120420; "Lyme Disease" Update from the CDC, NIH, NIAID, Yale and IDSociety.org, none of whom, in a month's time, has been able to tell me what OspA (the Lyme vaccines) is - they all say they do not know:
The following is a letter sent to them regarding Paul Auwaerter, the current blowhard/mouthpiece of IDSA:
(UPDATE ON PAUL AUWAERTER - HE DOES NOT KNOW What OspA IS):
To: KMDickson <email@example.com>, "Strikas,Raymond A. (Ray) (CDC/OID/NCIRD)" <firstname.lastname@example.org>, email@example.com, firstname.lastname@example.org, email@example.com, firstname.lastname@example.org
Subject: Paul Auwaerter Does Not Know What OspA Is Either
Date: Apr 20, 2012 4:35 AM
I called Auwaerter's office (Johns Hopkins) and left a message asking if he knows what OspA is. The answer was no, he did not.
I guess he is not an expert in Lyme Disease either.
Now, all of this is amusing given the fact that Roland Martin quit the NIH's MS-Lyme group once he found out OspA was causing the immune suppression (and seronegative, non-Dearborn Lyme) resulting in the MS form of Lyme (known to be associated with reactivation of Epstein-Barr): "Borrelia burgdorferi Induces TLR1 and TLR2 in human microglia and peripheral blood monocytes but differentially regulates HLA-class II expression." http://www.ncbi.nlm.nih.gov/pubmed/16783164
as does Adrianna Marques, who publishes these articles with him:
That^^ all means Chronic Lyme is seronegative and the chronic exposure to OspA/Borreliosis results in NO ANTIBODIES. We now know for sure that Klempner's "study" can be thrown out since the study design was based on the fraudulent Dearborn diagnostic standard.

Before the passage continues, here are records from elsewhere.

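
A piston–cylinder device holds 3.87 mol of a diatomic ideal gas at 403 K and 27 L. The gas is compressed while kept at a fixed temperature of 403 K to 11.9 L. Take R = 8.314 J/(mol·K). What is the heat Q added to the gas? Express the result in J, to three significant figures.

Q ≈ -10600 J

Isothermal ⇒ ΔU = 0, so Q = W = nRT ln(V₂/V₁).
Q = (3.87)(8.314)(403) ln(11.9/27) = 12967 × -0.8193 = -10624 J.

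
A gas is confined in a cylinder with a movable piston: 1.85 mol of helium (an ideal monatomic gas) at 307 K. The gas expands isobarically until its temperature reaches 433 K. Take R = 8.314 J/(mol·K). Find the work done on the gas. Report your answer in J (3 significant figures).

Isobaric: W = P ΔV = nR ΔT.
W = (1.85)(8.314)(433 − 307) = 1938 J.
Work on gas = −W_by = -1938 J.

W ≈ -1940 J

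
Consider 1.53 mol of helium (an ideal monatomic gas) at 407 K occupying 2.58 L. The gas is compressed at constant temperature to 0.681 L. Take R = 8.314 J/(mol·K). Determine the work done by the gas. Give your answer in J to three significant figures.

Isothermal: W = nRT ln(V₂/V₁).
W = (1.53)(8.314)(407) × ln(0.681/2.58)
  = 5177 × -1.332
W_by_gas = -6896 J.

W ≈ -6900 J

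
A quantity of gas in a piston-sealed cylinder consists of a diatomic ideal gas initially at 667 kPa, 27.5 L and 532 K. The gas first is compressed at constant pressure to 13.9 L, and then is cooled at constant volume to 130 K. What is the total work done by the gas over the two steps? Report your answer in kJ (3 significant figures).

W_total ≈ -9.07 kJ

Step 1 (isobaric): W = PΔV = (667 kPa)(13.9 − 27.5 L) = -9071 J.
Step 2 (isochoric): W = 0 (constant volume).
W_total = -9071 + 0 = -9071 J.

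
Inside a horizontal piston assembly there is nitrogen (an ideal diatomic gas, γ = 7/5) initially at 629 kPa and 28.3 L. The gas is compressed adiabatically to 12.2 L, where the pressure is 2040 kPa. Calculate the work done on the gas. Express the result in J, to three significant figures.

Adiabatic: W = (P₁V₁ − P₂V₂)/(γ − 1) with γ = 7/5.
P₁V₁ = 17801 J, P₂V₂ = 24888 J.
W = (17801 − 24888) / 0.4 = -17718 J.
Work on gas = −W_by = 17718 J.

W ≈ 17700 J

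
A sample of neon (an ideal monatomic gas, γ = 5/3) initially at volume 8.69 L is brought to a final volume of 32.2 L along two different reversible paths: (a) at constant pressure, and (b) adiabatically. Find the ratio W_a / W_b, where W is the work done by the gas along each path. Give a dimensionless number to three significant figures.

Path (a) isobaric: W = P₁(V₂ − V₁) → W_a/(P₁V₁) = 2.705.
Path (b) adiabatic: W = P₁V₁(1 − (V₁/V₂)^(γ−1))/(γ−1) → W_b/(P₁V₁) = 0.8736.
W_a / W_b = 2.705 / 0.8736 = 3.097.

W_a / W_b ≈ 3.10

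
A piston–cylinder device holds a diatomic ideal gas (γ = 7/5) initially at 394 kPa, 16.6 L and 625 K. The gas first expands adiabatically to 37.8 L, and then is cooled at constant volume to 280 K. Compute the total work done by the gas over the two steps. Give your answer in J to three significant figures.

W_total ≈ 4590 J

Step 1 (adiabatic): W = (P₁V₁ − P₂V₂)/(γ−1) = (6540 − 4706)/0.4 = 4586 J.
Step 2 (isochoric): W = 0 (constant volume).
W_total = 4586 + 0 = 4586 J.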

[Dearborn was fraudulent because there was no consensus (I have the booklet) and because Steere formulated the antibody panel via classic research fraud, using high passage strains and recombinant OspA and B without the antibody-producing lipids attached, setting up his own little racketeering enterprise with Dave Persing (Corixa) and Yale's Robert Schoen (L2 Diagnostics) for the intended post-LYMErix monopoly on blood, patentable goodies in the blood, and grants.]
How this happens, how these fungal antigens seem to reactive Epstein-Barr, I do now know exactly, other than the association to exposure to OspA and subsequent production of the immunosuppressive cytokine, IL-10. (I won't produce the references for that because they're well known and accessible.)

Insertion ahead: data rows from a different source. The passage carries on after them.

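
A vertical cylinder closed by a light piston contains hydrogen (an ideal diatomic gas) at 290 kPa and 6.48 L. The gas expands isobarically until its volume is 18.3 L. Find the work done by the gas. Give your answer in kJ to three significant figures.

W ≈ 3.43 kJ

Isobaric: W = P ΔV.
W = (290 kPa)(18.3 − 6.48 L) = (290)(11.82) = 3428 J.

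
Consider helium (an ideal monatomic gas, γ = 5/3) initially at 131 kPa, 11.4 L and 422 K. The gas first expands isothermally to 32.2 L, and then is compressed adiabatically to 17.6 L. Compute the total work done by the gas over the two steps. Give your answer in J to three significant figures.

W_total ≈ 440 J

Step 1 (isothermal): W = P₁V₁ ln(V₂/V₁) = (1493) ln(32.2/11.4) = 1551 J.
After step 1: P = 46.38 kPa, V = 32.2 L, T = 422 K.
Step 2 (adiabatic): W = (P₁V₁ − P₂V₂)/(γ−1) = (1493 − 2234)/0.667 = -1111 J.
W_total = 1551 − 1111 = 439.9 J.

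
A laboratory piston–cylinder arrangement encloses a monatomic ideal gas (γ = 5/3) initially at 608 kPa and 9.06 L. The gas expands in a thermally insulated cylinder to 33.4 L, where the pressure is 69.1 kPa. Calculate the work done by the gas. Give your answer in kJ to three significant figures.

Adiabatic: W = (P₁V₁ − P₂V₂)/(γ − 1) with γ = 5/3.
P₁V₁ = 5508 J, P₂V₂ = 2308 J.
W = (5508 − 2308) / 0.6667 = 4801 J.

W ≈ 4.80 kJ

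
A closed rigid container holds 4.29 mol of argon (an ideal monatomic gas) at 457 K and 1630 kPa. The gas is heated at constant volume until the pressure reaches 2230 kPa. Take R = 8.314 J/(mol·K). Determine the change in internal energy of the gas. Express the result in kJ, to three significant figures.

Constant volume ⇒ W = 0, so Q = ΔU = nCᵥΔT with Cᵥ = 3R/2 = 12.47 J/(mol·K).
At constant V, T₂/T₁ = P₂/P₁ ⇒ ΔT = T₁(P₂/P₁ − 1) = 457·(2230/1630 − 1) = 168.2 K.
ΔU = (4.29)(12.47)(168.2) = 9000 J.

ΔU ≈ 9.00 kJ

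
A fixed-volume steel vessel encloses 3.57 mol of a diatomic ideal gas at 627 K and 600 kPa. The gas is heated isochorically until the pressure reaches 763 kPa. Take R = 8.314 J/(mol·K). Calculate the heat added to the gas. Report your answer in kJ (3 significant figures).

Q ≈ 12.6 kJ

Constant volume ⇒ W = 0, so Q = ΔU = nCᵥΔT with Cᵥ = 5R/2 = 20.79 J/(mol·K).
At constant V, T₂/T₁ = P₂/P₁ ⇒ ΔT = T₁(P₂/P₁ − 1) = 627·(763/600 − 1) = 170.3 K.
ΔU = (3.57)(20.79)(170.3) = 12639 J.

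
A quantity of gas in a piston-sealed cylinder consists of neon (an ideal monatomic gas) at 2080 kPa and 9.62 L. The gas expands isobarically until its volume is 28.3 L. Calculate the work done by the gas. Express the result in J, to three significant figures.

W ≈ 38900 J

Isobaric: W = P ΔV.
W = (2080 kPa)(28.3 − 9.62 L) = (2080)(18.68) = 38854 J.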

Now, the problem with Adrianna Marques is that she is recruiting chronic Lyme victims to see if she can get clean ticks to become infected with Borrelia from biting post-treated Lyme victims - from the blood.
But that's not really what's going on, is it?
It's going to be mycoplasma to which we have become tolerant via exposure to OspA (blebbing is the same as autovaccination), and some kind of herpes, et al, correct?
Ticks are a great place for transkingdom plasmid-sharing according to Barbour and Burgdorfer.
You're thinking of *that* ^ when Marques tries to pharm Borrelia not known to be in the peripheral blood of human victims due to the tissue penetrating, plasminogen-hijacking OspA??